The extreme antiquity of the lower strata in this mound may be gauged from the fact that Haynes in descending into the pre-Sargonic period below the pavement of Narâm-Sin, penetrated through some thirty feet of ruins before he arrived at the virgin soil.

One of the most interesting discoveries in the early strata was a vaulted drain (cf. Fig. [15] and p. 170) which purports to be the earliest Babylonian arch known, while a large number of terra-cotta pipes as well as a terra-cotta drain were also brought to light. The smaller objects include votive stelæ (cf. Fig. [25]), tablets, cylinder-seals and terra-cotta vases (cf. Figs. [92], [93]). But a large number of relics contained in the strata above the level of Narâm-Sin were found to be pre-Sargonic in spite of their position in the mound. They included door-sockets, fragments of vases, slabs, statues, and more than fifty brick-stamps, bearing an inscription of Sargon or Narâm-Sin.

But the discovery and partial excavation of the Temple “Library”[25] or “archive” at Nippur have produced the most far-reaching and epoch-making results, for thereby literally thousands of tablets have been unearthed, affording an amount of new material for Assyriological study seldom paralleled in the history of Babylonian exploration.

The greater part of the excavated material[26] is scientific or literary in character.

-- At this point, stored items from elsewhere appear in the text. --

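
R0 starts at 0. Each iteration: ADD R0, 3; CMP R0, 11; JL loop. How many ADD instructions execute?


Loop trace (R0 starts at 0, target 11, step 3):
  ADD #1: R0 = 0 + 3 = 3  → 3 < 11, loop
  ADD #2: R0 = 3 + 3 = 6  → 6 < 11, loop
  ADD #3: R0 = 6 + 3 = 9  → 9 < 11, loop
  ADD #4: R0 = 9 + 3 = 12  → 12 >= 11, exit
Total ADD instructions: 4

4


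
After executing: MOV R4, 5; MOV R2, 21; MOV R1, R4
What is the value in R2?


Register state trace:
  MOV R4, 5  → R4 = 5
  MOV R2, 21  → R2 = 21
  MOV R1, R4  → R1 = 5
Final: R2 = 21

21


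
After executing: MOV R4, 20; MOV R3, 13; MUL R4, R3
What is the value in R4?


Register state trace:
  MOV R4, 20  → R4 = 20
  MOV R3, 13  → R3 = 13
  MUL R4, R3  → R4 = 20 * 13 = 260
Final: R4 = 260

260


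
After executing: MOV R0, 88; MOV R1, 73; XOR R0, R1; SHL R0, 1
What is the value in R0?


Register state trace:
  MOV R0, 88  → R0 = 88 (0b01011000)
  MOV R1, 73  → R1 = 73 (0b01001001)
  XOR R0, R1  → R0 = 88 XOR 73 = 17 (0b00010001)
  SHL R0, 1  → R0 = 17 << 1 = 34
Final: R0 = 34

34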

The majority of the tablets are unbaked, and have consequently suffered from the detrimental effects of time, climate and other influences, among which may be particularly mentioned the havoc wrought by the invading Elamites during the third millennium B.C. In consequence of this, the decipherer’s task is much more arduous than it would otherwise have been, but in spite of the vandalism of the Elamites and the work of destruction which they sought to, and to some extent did accomplish, the archæologist probably owes the preservation of these tablets to their burial in the ruined débris of which they formed a part. These unbaked clay tablets seem to have been generally arranged on shelves made of clay and about 1-1/2 feet wide, while they contain every variety of “literature,” treating of astronomy, astrology, mathematics, geography, history, medicine, grammar and religion. One of the tablets gives us valuable information regarding the temple itself; the name of the great hall of the temple was Emakh, and though En-lil and his consort were without doubt the principal deities of the place, there were some twenty-four shrines dedicated to other gods, just as was the case in E-sagila, the great Temple of Marduk at Babylon, recently excavated by the Deutsche Orient-Gesellschaft.